BAGHDAD: An Iraqi court has sentenced a German teenager to six years in jail for membership of the Daesh (ISIS) group and illegal entry into the country, a judicial source said Monday.

The source told AFP that the girl, aged 17, was Sunday handed a five-year term for belonging to Daesh and one year in prison for crossing illegally into Iraq.

On Jan. 21, a German woman of Moroccan origin was sentenced to death by hanging on charges of providing "logistical support and helping the terrorist group to carry out crimes."

The two Germans are among hundreds of foreign suspected militants held by Iraqi authorities, who in December announced the defeat of Daesh after a grueling three-year battle.

According to media reports in Germany, the condemned woman, named Lamia K., had left Mannheim in August 2014. She was arrested by Iraqi forces during the final stages last July of the battle for the northern city of Mosul.

At least two other German women are being held in prison in Iraq, including the teenager Linda W., who had disappeared from home in the summer of 2016, shortly after converting to Islam.

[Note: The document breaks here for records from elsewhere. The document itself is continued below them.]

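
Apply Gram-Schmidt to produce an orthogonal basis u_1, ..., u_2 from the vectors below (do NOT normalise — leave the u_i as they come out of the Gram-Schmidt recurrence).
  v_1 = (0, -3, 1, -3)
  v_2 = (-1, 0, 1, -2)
Orthogonal basis:
  u_1 = (0, -3, 1, -3)
  u_2 = (-1, 21/19, 12/19, -17/19)

Apply the Gram-Schmidt recurrence
  u_1 = v_1
  u_i = v_i − Σ_{j<i} ((v_i · u_j) / (u_j · u_j)) · u_j.

Step by step this gives:
  u_1 = (0, -3, 1, -3)
  u_2 = (-1, 21/19, 12/19, -17/19)

Orthogonality check:
  u_2 · u_1 = 0 (should be 0)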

The girl from Pulsnitz in Saxony, in a meeting with German journalists in Baghdad last summer, said she wanted to return to her family and regretted her actions.

In a separate case, a suspected French militant, who had been sentenced to seven months in prison for illegal entry, was Monday ordered released and deported on the basis of time served.

Sunday, a Turkish woman was sentenced to death and 11 other foreign widows who fighter husbands had been killed to life in jail for belonging to Daesh.